Normally we would need to have a full-mesh BGP neighborship in our AS 10 or having redistribution in place to pass the transit traffic from our Ingress point (our Edge where the traffic comes from, can be R3 or R4) to the Egress point (you guess what this one does..), or MPLS/VPN, but sometimes we don’t want all the Internet routes be propagated inside our AS, especially nowadays when we are reaching around 500.000 IPv4 global routes. This is a huge number and imagine one of our IGP-s handling this amount of routes, simply OVERKILL.
Now let’s jump to one of the solutions to this, how could we achieve this without redistributing BGP routes to IGP (OSPF, EIGRP, or RIP!), and without implementing Full-Mesh BGP neighborship in our AS (R1, R2, R3, R4).
As a solution we can use Tunnels between our Edge devices (R3 and R4) so that Data Traffic will follow the path through the Tunnel while the Control Traffic will follow the normal path through R3 -> R1 <–> R2 <- R4. Let’s see the picture below for a visual understanding.
Below some information about the IP configuration on our devices:
– R3, loopback0 IP address (220.127.116.11).
– R3, Fe0/0 IP address (10.1.13.2), connected to R1 Fe0/0.
– R1, loopback0 IP address (18.104.22.168).
– R1, Fe0/0 IP address (10.1.13.1), connected to R3 Fe0/0.
– R1, Fe1/0 IP address (10.1.12.1), connected to R2 Fe0/0.
– R2, loopback0 IP address (22.214.171.124).
– R2, Fe0/0 IP address (10.1.12.2), connected to R1 Fe1/0.
– R2, Fe1/0 IP address (10.1.24.1), connected to R4 Fe0/0.
– R4, loopback0 IP address (126.96.36.199).
– R4, Fe0/0 IP address (10.1.24.2), connected to R2 Fe1/0.
We are running OSPF in area 0 on AS 10, our internal routers (R1, R2) don’t have visibility on external routes.
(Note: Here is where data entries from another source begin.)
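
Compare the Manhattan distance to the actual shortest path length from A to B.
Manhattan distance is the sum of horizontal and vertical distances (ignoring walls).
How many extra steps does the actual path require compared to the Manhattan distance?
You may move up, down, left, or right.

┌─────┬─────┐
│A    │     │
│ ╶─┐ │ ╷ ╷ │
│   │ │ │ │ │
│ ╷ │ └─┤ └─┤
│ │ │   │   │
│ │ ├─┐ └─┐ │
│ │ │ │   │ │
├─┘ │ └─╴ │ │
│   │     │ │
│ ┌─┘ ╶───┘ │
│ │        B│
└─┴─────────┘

Manhattan distance: |5 - 0| + |5 - 0| = 10
Actual path length: 14
Extra steps: 14 - 10 = 4

Solution:

┌─────┬─────┐
│A → ↓│     │
│ ╶─┐ │ ╷ ╷ │
│   │↓│ │ │ │
│ ╷ │ └─┤ └─┤
│ │ │↳ ↓│   │
│ │ ├─┐ └─┐ │
│ │ │ │↳ ↓│ │
├─┘ │ └─╴ │ │
│   │↓ ← ↲│ │
│ ┌─┘ ╶───┘ │
│ │  ↳ → → B│
└─┴─────────┘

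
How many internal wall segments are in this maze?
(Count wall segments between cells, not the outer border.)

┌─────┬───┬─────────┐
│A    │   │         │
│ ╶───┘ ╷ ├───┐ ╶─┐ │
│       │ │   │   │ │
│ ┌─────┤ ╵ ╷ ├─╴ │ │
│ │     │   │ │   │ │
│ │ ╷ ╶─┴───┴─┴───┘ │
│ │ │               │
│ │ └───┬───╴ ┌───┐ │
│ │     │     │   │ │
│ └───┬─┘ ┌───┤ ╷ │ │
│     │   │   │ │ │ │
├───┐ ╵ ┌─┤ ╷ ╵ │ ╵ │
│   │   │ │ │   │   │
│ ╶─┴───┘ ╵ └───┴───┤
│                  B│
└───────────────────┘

Counting internal wall segments:
Total internal walls: 63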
We are running iBGP between R3 and R4 and BGP control packets follow the path through R1, R2 normally. So the question is what if we receive a data packet from AS 30, and this packet should be forwarded through our AS to the AS 20.
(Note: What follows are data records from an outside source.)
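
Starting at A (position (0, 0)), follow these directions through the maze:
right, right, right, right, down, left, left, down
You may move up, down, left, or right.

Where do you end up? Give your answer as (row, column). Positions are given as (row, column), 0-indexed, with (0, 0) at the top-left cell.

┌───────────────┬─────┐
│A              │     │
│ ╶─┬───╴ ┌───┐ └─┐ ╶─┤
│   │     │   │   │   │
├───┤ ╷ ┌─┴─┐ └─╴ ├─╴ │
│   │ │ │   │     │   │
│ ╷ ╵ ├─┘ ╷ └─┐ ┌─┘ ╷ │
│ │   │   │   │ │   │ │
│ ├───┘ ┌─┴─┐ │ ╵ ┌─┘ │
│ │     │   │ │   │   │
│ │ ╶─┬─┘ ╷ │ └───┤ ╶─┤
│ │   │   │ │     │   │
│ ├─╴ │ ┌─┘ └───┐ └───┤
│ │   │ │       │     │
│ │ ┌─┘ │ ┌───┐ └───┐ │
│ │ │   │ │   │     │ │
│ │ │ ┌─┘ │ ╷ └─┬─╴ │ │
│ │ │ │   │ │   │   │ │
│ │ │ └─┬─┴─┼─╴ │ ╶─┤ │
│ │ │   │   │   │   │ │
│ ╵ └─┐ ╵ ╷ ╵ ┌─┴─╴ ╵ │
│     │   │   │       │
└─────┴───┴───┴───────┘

Following directions step by step:
Start: (0, 0)
  right: (0, 0) → (0, 1)
  right: (0, 1) → (0, 2)
  right: (0, 2) → (0, 3)
  right: (0, 3) → (0, 4)
  down: (0, 4) → (1, 4)
  left: (1, 4) → (1, 3)
  left: (1, 3) → (1, 2)
  down: (1, 2) → (2, 2)
Final position: (2, 2)

Path taken:

┌───────────────┬─────┐
│A → → → ↓      │     │
│ ╶─┬───╴ ┌───┐ └─┐ ╶─┤
│   │↓ ← ↲│   │   │   │
├───┤ ╷ ┌─┴─┐ └─╴ ├─╴ │
│   │B│ │   │     │   │
│ ╷ ╵ ├─┘ ╷ └─┐ ┌─┘ ╷ │
│ │   │   │   │ │   │ │
│ ├───┘ ┌─┴─┐ │ ╵ ┌─┘ │
│ │     │   │ │   │   │
│ │ ╶─┬─┘ ╷ │ └───┤ ╶─┤
│ │   │   │ │     │   │
│ ├─╴ │ ┌─┘ └───┐ └───┤
│ │   │ │       │     │
│ │ ┌─┘ │ ┌───┐ └───┐ │
│ │ │   │ │   │     │ │
│ │ │ ┌─┘ │ ╷ └─┬─╴ │ │
│ │ │ │   │ │   │   │ │
│ │ │ └─┬─┴─┼─╴ │ ╶─┤ │
│ │ │   │   │   │   │ │
│ ╵ └─┐ ╵ ╷ ╵ ┌─┴─╴ ╵ │
│     │   │   │       │
└─────┴───┴───┴───────┘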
Let’s try this one, we will generate a icmp packet on R8 as source (188.8.131.52), and destination will be R5 (184.108.40.206).
And below output from R2 explains why the packet didn’t pass through:
When the packet sourced as 220.127.116.11 arrived at R2, R2 made a lookup on it’s FIB and found that the destination 18.104.22.168 is not in his table, so he responds back to R8 that the destination you are trying to reach through me is not in my RIB/FIB, so the packet is dropped.
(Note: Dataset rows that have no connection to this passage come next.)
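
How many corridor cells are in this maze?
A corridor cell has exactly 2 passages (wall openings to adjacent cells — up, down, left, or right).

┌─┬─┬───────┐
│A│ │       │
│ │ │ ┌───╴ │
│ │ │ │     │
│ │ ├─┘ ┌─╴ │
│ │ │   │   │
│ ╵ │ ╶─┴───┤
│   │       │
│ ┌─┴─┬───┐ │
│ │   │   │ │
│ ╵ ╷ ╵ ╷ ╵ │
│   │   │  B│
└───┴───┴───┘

Counting cells with exactly 2 passages:
Total corridor cells: 30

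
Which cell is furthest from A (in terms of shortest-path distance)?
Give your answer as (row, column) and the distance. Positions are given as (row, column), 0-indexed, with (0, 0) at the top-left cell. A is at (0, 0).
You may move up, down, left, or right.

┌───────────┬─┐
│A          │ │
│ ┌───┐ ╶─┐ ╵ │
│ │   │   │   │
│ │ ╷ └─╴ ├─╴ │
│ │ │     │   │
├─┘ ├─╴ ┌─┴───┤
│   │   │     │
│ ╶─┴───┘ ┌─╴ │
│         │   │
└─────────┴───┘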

Now let’s move on and configure the Tunnel’s on R3 and R4:
ip address 192.168.1.1 255.255.255.252
tunnel source 10.1.13.2
tunnel destination 10.1.24.2
ip address 192.168.1.2 255.255.255.252
tunnel source 10.1.24.2
tunnel destination 10.1.13.2
Tunnel source and destination’s are normally physical IP addresses of both routers connected to R1 respctivelly R2 on both sides. Now if we try the same Ping from R8 to R5 again we will face the same issue, a dropped packet as soon as it arrives on R2. The next and last thing we have to do is to tell R3 and R4 that every BGP update/advertisement between them should use as next-hop the Tunnel interfaces. In this way the BGP Control Plane packets will go through the normal path, but the Data Plane packets (Transit traffic) will go through the Tunnel interface, this is the way to split the paths of Control and Data plane traffic in BGP.
Let’s configure the Route maps to point as next hop to Tunnel interfaces and apply them on BGP:
route-map r4_next-hop permit 10
set ip next-hop 192.168.1.2
router bgp 10
neighbor 22.214.171.124 route-map r4_next-hop in
route-map r3_next-hop permit 10
set ip next-hop 192.168.1.1
router bgp 10
neighbor 126.96.36.199 route-map r3_next-hop in
At this point we should have connectivity between AS 30 and AS 20 through our AS 10 without full visibility of the external routes on R1 and R2 which was our primary intention.
Let’s debug some packets on R2 or R1 which are not running BGP at all, we will again generate an icmp packet as source 188.8.131.52 and destination 184.108.40.206, and see what happens:
With the output above we confirm that by using Tunnels between our Edge iBGP routers for Transit traffic is one of the solutions to not run BGP inside our domain on all routers, because let’s imagine we have more than 50 devices, so having 50 neighbors on every device is not neccessary, especially when you have an Enterprise that cannot handle the overhead of BGP and IGP together or if we dont want to have all the routes visible inside our AS.